Proclamação da Constituição francesa de 1791

  Após a elaboração da Carta Magna, a Assembleia Nacional Constituinte foi substituída pela Assembleia Legislativa, que reunia deputados de diferentes tendências políticas:

  • Girondinos - do francês girondin, por ter sido formado em torno de deputados do departamento de Gironda, eram os republicanos moderados e monarquistas constitucionais, que representavam os interesses da alta burguesia e da nobreza liberal. Seu violento enfrentamento com o grupo dos jacobinos, dominou os primeiros meses da Convenção Nacional.
  • Jacobinos - o termo jacobinismo ou jacobinos, é evolutivo ao longo dos tempos.
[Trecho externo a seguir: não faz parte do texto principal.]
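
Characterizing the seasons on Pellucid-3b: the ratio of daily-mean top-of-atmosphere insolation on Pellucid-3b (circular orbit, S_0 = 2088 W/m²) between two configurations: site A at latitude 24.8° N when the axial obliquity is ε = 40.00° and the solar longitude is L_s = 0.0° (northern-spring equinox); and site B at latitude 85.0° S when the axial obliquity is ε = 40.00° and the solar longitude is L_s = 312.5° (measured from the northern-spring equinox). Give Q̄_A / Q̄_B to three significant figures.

— Configuration A (ϕ=+24.8°):
Solar declination: sin δ = sin ε · sin L_s = sin 40.00° × sin 0.0° = 0.00000, so δ = +0.000°.
cos h₀ = −tan(+24.8°) tan(+0.000°) = -0.0000, h₀ = 1.5708 rad.
Bracket: h₀ sin ϕ sin δ + cos ϕ cos δ sin h₀ = 1.5708×0.41945×0.00000 + 0.90778×1.00000×1.00000 = 0.000000 + 0.907780 = 0.907780.
Q̄ = (S_0/π) × [bracket] = (2088/π) × 0.907780 = 603.34 W/m².
— Configuration B (ϕ=-85.0°):
Solar declination: sin δ = sin ε · sin L_s = sin 40.00° × sin 312.5° = -0.47391, so δ = -28.289°.
cos h₀ = −tan(-85.0°) tan(-28.289°) = -6.1515 ≤ −1 ⇒ polar day, h₀ = π.
Bracket: h₀ sin ϕ sin δ + cos ϕ cos δ sin h₀ = 3.1416×-0.99619×-0.47391 + 0.08716×0.88057×0.00000 = 1.483163 + 0.000000 = 1.483163.
Q̄ = (S_0/π) × [bracket] = (2088/π) × 1.483163 = 985.76 W/m².
Ratio Q̄_A / Q̄_B = 603.34 / 985.76 = 0.6121.

Q̄_A / Q̄_B ≈ 0.612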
Mas como expressão é, às vezes, usada na Grã-Bretanha de maneira pejorativa para políticas radicais revolucionárias de esquerda e qualquer corrente de pensamento republicana e laicista  (que rejeita a influência da Igreja na esfera pública do Estado) de extrema-esquerda, representavam a pequena e média burguesia, e defendiam a igualdade de todos perante a lei.
  • Cordeliers - mais ligados aos trabalhadores urbanos, pequenos comerciantes e artesãos, eram os franciscanos estabelecidos na França, e as propostas desse grupo eram consideradas as mais radicais, como o fim do voto censitário, a proclamação de uma república e o estabelecimento de um governo popular. Seus deputados recebiam apoio dos sans-culottes, grupos urbanos que defendiam o sufrágio universal masculino e a república. Os sans-culottes eram, principalmente, artesãos, lojistas e operários. O nome refere-se ao traje que usavam - calças compridas -, em oposição aos culottes ("calças curtas") usadas pelos nobres.
  • Planície ou Pântano - A Planície (La Plaine), O Pântano (Le Marais) e, desdenhosamente Os Sapos (Les Crapauds), era um grupo de representantes moderados da burguesia e sem posições políticas definidas. Era também, o grupo mais numeroso, com cerca de 400 deputados.
  • Feuillants - também chamados de Folietani, eram os membros de uma ordem monástica beneditina da regra de Cister, oriunda da Ordem Cisterciense, pertenciam à alta burguesia e defendiam a monarquia constitucional.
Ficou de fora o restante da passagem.